Baltimore broker pays $30,000 fine He also is suspended over financial records

January 20, 1996|By Bill Atkinson | Bill Atkinson,SUN STAFF

Nathan A. Chapman Jr., president of the Baltimore-based Chapman Co. brokerage, has paid a $30,000 fine to settle a complaint by a securities regulator that the company bought and sold stocks while it failed to maintain proper capital ratios in 1993 and 1994.

Mr. Chapman also drew a 10-day suspension from performing financial and operational duties at the firm, the National Association of Securities Dealers' conduct committee said in its order.

He neither admitted nor denied the allegations.

"We thought it best to settle it and not litigate it," said Mr. Chapman of the Nov. 30 order, which was made public yesterday.

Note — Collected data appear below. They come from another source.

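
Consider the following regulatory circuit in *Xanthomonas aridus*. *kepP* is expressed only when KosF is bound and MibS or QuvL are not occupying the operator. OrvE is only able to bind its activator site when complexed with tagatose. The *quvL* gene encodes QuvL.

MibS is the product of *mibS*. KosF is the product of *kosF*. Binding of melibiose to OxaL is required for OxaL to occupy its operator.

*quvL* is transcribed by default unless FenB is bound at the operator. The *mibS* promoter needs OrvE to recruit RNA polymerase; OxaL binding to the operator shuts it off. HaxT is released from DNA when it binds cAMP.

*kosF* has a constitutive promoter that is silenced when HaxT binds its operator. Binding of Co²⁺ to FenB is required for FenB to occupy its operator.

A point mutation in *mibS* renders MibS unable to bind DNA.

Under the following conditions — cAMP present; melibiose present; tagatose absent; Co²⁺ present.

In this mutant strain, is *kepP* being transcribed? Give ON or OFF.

ON

MibS is non-functional in this strain, so it has no effect.
cAMP is present, so HaxT is inactive.
With no repressor bound, *kosF* is transcribed.
So KosF is produced and active.
Co²⁺ is present, so FenB is active.
With repressor FenB bound, *quvL* is not transcribed.
So QuvL is not produced.
No repressor is bound and KosF is active, so *kepP* is transcribed.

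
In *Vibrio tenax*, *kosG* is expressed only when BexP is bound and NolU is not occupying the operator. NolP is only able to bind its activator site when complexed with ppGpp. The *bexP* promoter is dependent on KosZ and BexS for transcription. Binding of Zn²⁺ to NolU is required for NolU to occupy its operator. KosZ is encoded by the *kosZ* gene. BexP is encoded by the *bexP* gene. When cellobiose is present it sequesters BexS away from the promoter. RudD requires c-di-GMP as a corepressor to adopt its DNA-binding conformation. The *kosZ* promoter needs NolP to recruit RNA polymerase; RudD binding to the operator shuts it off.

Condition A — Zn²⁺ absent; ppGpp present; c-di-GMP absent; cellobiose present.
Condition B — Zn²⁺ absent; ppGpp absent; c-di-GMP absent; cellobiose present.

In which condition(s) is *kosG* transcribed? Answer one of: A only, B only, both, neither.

neither

Condition A:
Zn²⁺ is absent, so NolU is inactive.
ppGpp is present, so NolP is active.
c-di-GMP is absent, so RudD is inactive.
No repressor is bound and NolP is active, so *kosZ* is transcribed.
So KosZ is produced and active.
Cellobiose is present, so BexS is inactive.
Required activator BexS is absent, so *bexP* is not transcribed.
So BexP is not produced.
Required activator BexP is absent, so *kosG* is not transcribed.
→ *kosG* is OFF in A.
Condition B:
Zn²⁺ is absent, so NolU is inactive.
ppGpp is absent, so NolP is inactive.
c-di-GMP is absent, so RudD is inactive.
Required activator NolP is absent, so *kosZ* is not transcribed.
So KosZ is not produced.
Cellobiose is present, so BexS is inactive.
Required activator KosZ is absent, so *bexP* is not transcribed.
So BexP is not produced.
Required activator BexP is absent, so *kosG* is not transcribed.
→ *kosG* is OFF in B.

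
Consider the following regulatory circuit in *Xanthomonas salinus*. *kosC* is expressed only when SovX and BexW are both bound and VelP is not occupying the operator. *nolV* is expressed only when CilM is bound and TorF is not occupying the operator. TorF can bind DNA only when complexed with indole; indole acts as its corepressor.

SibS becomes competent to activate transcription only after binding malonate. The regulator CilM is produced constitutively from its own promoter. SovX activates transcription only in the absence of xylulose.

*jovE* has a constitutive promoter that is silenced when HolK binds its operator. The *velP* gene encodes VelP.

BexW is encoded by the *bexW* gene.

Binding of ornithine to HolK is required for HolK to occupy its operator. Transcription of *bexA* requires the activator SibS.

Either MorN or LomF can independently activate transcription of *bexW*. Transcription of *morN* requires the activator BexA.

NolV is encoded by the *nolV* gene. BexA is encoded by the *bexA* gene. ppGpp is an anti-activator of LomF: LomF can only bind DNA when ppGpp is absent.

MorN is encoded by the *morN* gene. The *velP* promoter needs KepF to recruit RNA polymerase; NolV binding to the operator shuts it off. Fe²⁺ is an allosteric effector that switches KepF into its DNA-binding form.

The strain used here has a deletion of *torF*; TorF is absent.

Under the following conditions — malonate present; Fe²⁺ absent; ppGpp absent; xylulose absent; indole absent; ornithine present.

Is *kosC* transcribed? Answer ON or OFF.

Fe²⁺ is absent, so KepF is inactive.
TorF is non-functional in this strain, so it has no effect.
CilM is produced constitutively and is active.
No repressor is bound and CilM is active, so *nolV* is transcribed.
So NolV is produced and active.
With repressor NolV bound, *velP* is not transcribed.
So VelP is not produced.
Xylulose is absent, so SovX is active.
Malonate is present, so SibS is active.
No repressor is bound and SibS is active, so *bexA* is transcribed.
So BexA is produced and active.
No repressor is bound and BexA is active, so *morN* is transcribed.
So MorN is produced and active.
ppGpp is absent, so LomF is active.
Activator MorN is present, so *bexW* is transcribed.
So BexW is produced and active.
No repressor is bound and SovX and BexW are active, so *kosC* is transcribed.

ON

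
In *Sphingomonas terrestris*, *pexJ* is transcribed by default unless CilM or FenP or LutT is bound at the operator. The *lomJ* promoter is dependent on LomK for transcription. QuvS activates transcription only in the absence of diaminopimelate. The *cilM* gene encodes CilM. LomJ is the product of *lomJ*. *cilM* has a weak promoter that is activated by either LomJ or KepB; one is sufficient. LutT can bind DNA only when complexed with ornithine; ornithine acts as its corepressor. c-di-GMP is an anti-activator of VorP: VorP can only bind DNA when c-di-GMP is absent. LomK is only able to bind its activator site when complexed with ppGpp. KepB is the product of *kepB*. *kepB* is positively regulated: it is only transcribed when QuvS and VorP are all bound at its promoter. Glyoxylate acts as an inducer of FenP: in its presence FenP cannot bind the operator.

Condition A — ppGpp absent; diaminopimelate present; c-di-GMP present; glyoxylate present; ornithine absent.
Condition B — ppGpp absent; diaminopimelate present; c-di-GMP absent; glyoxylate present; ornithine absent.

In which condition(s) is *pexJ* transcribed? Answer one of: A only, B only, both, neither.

Condition A:
ppGpp is absent, so LomK is inactive.
Required activator LomK is absent, so *lomJ* is not transcribed.
So LomJ is not produced.
Diaminopimelate is present, so QuvS is inactive.
c-di-GMP is present, so VorP is inactive.
Required activator QuvS is absent, so *kepB* is not transcribed.
So KepB is not produced.
No activator is available at the *cilM* promoter, so *cilM* is not transcribed.
So CilM is not produced.
Glyoxylate is present, so FenP is inactive.
Ornithine is absent, so LutT is inactive.
With no repressor bound, *pexJ* is transcribed.
→ *pexJ* is ON in A.
Condition B:
ppGpp is absent, so LomK is inactive.
Required activator LomK is absent, so *lomJ* is not transcribed.
So LomJ is not produced.
Diaminopimelate is present, so QuvS is inactive.
c-di-GMP is absent, so VorP is active.
Required activator QuvS is absent, so *kepB* is not transcribed.
So KepB is not produced.
No activator is available at the *cilM* promoter, so *cilM* is not transcribed.
So CilM is not produced.
Glyoxylate is present, so FenP is inactive.
Ornithine is absent, so LutT is inactive.
With no repressor bound, *pexJ* is transcribed.
→ *pexJ* is ON in B.

both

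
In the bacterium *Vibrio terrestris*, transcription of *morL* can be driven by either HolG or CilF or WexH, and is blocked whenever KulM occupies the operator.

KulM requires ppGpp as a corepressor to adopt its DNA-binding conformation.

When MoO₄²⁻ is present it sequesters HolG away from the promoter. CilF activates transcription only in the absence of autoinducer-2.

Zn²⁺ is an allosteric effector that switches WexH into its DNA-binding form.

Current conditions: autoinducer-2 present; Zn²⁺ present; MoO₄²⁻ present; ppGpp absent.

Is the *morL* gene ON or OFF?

MoO₄²⁻ is present, so HolG is inactive.
Autoinducer-2 is present, so CilF is inactive.
Zn²⁺ is present, so WexH is active.
ppGpp is absent, so KulM is inactive.
Activator WexH is present, so *morL* is transcribed.

ON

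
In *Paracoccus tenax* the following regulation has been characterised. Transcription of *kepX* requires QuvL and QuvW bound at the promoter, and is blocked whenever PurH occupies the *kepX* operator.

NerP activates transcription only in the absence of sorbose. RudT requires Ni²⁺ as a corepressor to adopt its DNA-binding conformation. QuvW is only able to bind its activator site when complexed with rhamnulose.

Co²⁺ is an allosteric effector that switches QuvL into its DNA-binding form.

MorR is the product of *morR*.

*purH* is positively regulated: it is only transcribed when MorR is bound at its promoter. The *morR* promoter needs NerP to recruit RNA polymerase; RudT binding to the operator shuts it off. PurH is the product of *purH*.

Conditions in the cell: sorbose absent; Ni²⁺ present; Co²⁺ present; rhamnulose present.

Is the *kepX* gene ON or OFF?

Co²⁺ is present, so QuvL is active.
Rhamnulose is present, so QuvW is active.
Sorbose is absent, so NerP is active.
Ni²⁺ is present, so RudT is active.
With repressor RudT bound, *morR* is not transcribed.
So MorR is not produced.
Required activator MorR is absent, so *purH* is not transcribed.
So PurH is not produced.
No repressor is bound and QuvL and QuvW are active, so *kepX* is transcribed.

ON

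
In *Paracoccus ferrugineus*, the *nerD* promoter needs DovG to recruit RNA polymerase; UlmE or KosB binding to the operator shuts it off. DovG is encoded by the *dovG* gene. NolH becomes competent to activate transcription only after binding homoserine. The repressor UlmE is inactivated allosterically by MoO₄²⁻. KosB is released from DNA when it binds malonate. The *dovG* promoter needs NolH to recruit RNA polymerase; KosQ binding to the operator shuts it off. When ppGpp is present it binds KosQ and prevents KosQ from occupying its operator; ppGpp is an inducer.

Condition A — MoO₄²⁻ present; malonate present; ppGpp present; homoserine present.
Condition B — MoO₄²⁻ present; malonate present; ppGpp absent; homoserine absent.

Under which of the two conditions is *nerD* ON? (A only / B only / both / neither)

Condition A:
MoO₄²⁻ is present, so UlmE is inactive.
Malonate is present, so KosB is inactive.
ppGpp is present, so KosQ is inactive.
Homoserine is present, so NolH is active.
No repressor is bound and NolH is active, so *dovG* is transcribed.
So DovG is produced and active.
No repressor is bound and DovG is active, so *nerD* is transcribed.
→ *nerD* is ON in A.
Condition B:
MoO₄²⁻ is present, so UlmE is inactive.
Malonate is present, so KosB is inactive.
ppGpp is absent, so KosQ is active.
Homoserine is absent, so NolH is inactive.
With repressor KosQ bound, *dovG* is not transcribed.
So DovG is not produced.
Required activator DovG is absent, so *nerD* is not transcribed.
→ *nerD* is OFF in B.

A only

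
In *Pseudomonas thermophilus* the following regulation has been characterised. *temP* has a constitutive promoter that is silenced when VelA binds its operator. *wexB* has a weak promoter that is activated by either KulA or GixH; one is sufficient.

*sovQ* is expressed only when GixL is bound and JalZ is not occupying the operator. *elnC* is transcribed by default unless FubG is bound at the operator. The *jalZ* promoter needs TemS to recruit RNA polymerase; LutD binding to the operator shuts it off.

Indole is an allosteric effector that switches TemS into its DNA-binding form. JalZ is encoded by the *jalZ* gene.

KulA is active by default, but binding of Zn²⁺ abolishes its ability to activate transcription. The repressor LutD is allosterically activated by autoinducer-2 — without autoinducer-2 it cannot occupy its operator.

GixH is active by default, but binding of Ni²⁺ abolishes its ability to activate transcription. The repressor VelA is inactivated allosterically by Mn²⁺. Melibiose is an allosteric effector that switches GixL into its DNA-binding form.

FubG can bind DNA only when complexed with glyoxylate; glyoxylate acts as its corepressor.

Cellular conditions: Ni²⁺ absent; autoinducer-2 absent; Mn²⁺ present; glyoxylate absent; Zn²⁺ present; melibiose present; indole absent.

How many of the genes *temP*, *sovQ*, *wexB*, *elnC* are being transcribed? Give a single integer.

4

Mn²⁺ is present, so VelA is inactive.
With no repressor bound, *temP* is transcribed.
→ *temP* is ON.
Melibiose is present, so GixL is active.
Indole is absent, so TemS is inactive.
Autoinducer-2 is absent, so LutD is inactive.
Required activator TemS is absent, so *jalZ* is not transcribed.
So JalZ is not produced.
No repressor is bound and GixL is active, so *sovQ* is transcribed.
→ *sovQ* is ON.
Zn²⁺ is present, so KulA is inactive.
Ni²⁺ is absent, so GixH is active.
Activator GixH is present, so *wexB* is transcribed.
→ *wexB* is ON.
Glyoxylate is absent, so FubG is inactive.
With no repressor bound, *elnC* is transcribed.
→ *elnC* is ON.
4 of the 4 genes are transcribed.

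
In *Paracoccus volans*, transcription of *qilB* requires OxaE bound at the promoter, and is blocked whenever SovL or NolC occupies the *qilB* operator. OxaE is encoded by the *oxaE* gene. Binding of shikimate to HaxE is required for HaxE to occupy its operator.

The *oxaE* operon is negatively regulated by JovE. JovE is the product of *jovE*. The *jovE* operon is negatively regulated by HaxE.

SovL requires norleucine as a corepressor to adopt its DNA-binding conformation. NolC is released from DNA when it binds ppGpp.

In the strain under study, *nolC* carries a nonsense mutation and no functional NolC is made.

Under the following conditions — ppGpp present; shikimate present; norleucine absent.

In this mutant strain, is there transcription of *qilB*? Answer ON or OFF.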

The NASD also said Mr. Chapman and his company:

* Inaccurately computed net capital and debts in November 1993, and for the first three months of 1994.

* Gave inaccurate financial reports to the NASD in November 1993 and for the first quarter of 1994.

* Failed to give NASD officials timely notice of capital deficiencies.

Mr. Chapman would not comment on whether he has served the suspension. An NASD spokesman said the suspension should have started Jan. 15. Calling the violations unintentional, Mr. Chapman said: "Nothing has happened like this in our 10-year history."

Executives who operate brokerage firms in the area were surprised that the NASD regulator said Chapman Co. failed to meet its net capital requirements for several months in a row.

Chapman Co. has had other run-ins with the NASD. According to the order, the firm agreed to censure and an $8,500 fine for permitting an improperly-registered employee to work as a municipal, general and government securities representative.

Also, in 1994, Mr. Chapman proposed to invest $10 million in Baltimore pension funds promising double-digit returns. He withdrew the request after the Securities and Exchange Commission issued a warning about potential legal and financial risks.

Federal regulators concluded then that the investment would enable the city to effectively control Chapman Co.